Sin embargo, no lo hicimos y nos lanzamos a la calle aterrorizados de pánico, a pesar de que ya estaba bien entrada la noche. Nos dirigimos al único bar del pueblo, al otro extremo de la calle, donde el propietario espantaba a los últimos borrachos de la jornada. Pedí una tila caliente para mi esposa y un güisqui doble para mí, con la voz entrecortada y el pulso tembloroso blandiendo el cigarrillo que acaba de encender. El propietario nos miró extrañado, sirvió las bebidas y se colocó frente a nosotros del otro lado de la barra.

-¿Ya la han visto?- preguntó a secas.

-¿A quién?- respondí sin poder ocultar mi estupor.

-A la yaya- añadió.

-¿Es un fantasma o es real?- inquirí a continuación, dando por sentado que el tipo estaba al tanto de todo.

-Es una presencia – dijo- yo tengo tres en casa.-

Apuré la copa de un trago y pedí que me sirviera otra. Mi esposa, aún no repuesta del sobresaltó, prefirió retirarse a una mesa a sorber la tila y los pensamientos a tragos cortos.

Los parroquianos que quedaban en el interior de la taberna, alertados por el eco de nuestra conversación en el local casi vacío, se acercaron a lomos de movimientos etílicos y formamos un pequeño corro, una minúscula asamblea donde se dispararon las opiniones de forma improvisada.

El propietario aconsejó efectuar la prueba del vaso con agua y sal, para determinar la índole de la presencia, otros recomendaban la contratación de una vidente para contactar con ella y conocer sus intenciones y un señor, calado en una boina que casi le tapaba las cejas, dictaminó que lo mejor era hacer venir a un parasicólogo con uno de esos aparatos que miden las energías provenientes del más allá.
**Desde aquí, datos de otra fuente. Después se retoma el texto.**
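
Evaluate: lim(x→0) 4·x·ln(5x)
This is a 0·∞ indeterminate form.

Rewrite 0·∞ as a quotient (0/0 or ∞/∞ form), then apply L'Hôpital's rule:
  lim(x→0) 4·x·ln(5x) = 0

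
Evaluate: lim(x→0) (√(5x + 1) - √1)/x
This is a standard limit.

Factor or rationalize the expression:
  lim(x→0) (√(5x + 1) - √1)/x = 5/2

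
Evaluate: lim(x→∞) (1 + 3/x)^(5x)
This is an exponential indeterminate form.

For exponential indeterminate forms, take the natural log:
  Let L = lim(x→∞) (1 + 3/x)^(5x)
  Then ln(L) = lim(x→∞) [exponent × ln(base)]
  Evaluate using L'Hôpital or standard limits, then exponentiate.
  L = e^(15)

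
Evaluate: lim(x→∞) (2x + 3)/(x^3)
This is an ∞/∞ indeterminate form.

Apply L'Hôpital's rule: differentiate numerator and denominator separately.
  f(x) = 2·x + 3   ⇒   f'(x) = 2
  g(x) = x^3   ⇒   g'(x) = 3·x^2
  lim(x→∞) f'(x)/g'(x) = lim(x→∞) (2)/(3·x^2)
  = 0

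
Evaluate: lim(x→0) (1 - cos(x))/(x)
This is a 0/0 indeterminate form.

Apply L'Hôpital's rule: differentiate numerator and denominator separately.
  f(x) = 1 - cos(x)   ⇒   f'(x) = sin(x)
  g(x) = x   ⇒   g'(x) = 1
  lim(x→0) f'(x)/g'(x) = lim(x→0) (sin(x))/(1)
  = 0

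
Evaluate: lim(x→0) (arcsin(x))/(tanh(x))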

Mis aturdidos oídos no daban crédito a lo que escuchaban, aquellos tipos hablaban del suceso como algo cotidiano. La discusión que se entabló a continuación fue puro esperpento y amenazaba con prolongarse durante el resto de la noche de no ser que, tras ingerir mi cuarto trago consecutivo y ante la visión de mi esposa dormida como un tronco sobre la mesa del fondo del bar, tomé la decisión de zanjar la cuestión con una maniobra de osadía.

-Lo mejor será que ella misma diga lo que quiere.- concluí.

Me adentré en la casa solo, armado de un valor y una determinación hasta entonces desconocidos. La yaya me esperaba en el mismo lugar y con la misma sonrisa, deslizando la plancha sobre el incombustible mantón negro con naturalidad. Conversamos durante horas sobre lo divino y lo humano y, en especial, sobre la ardua tarea que suponía ser un espectro contra tu voluntad.

-Lo peor de todo –me dijo- es la acumulación de tanto saber, no hay manera de soportarlo.-

Cuando terminamos la conversación me animó a recoger a mi esposa y a que descansáramos con tranquilidad lo poco que restaba de noche. Me prometió que no alteraría nuestros sueños. Ya no volvió a hacerse visible hasta el momento de la partida, cuando nos dijo adiós oscilando con suavidad la mano, reflejada tras el vaho del cristal de una ventana.

Desde entonces, cada verano, la yaya se viene a nuestra casa de Sevilla de vacaciones y abandona su lóbrega cárcel del medioevo, aunque sólo sea para descansar del estrés acumulado y echarnos una mano con los niños, que se lo pasan chachi jugando con su fantasma preferido.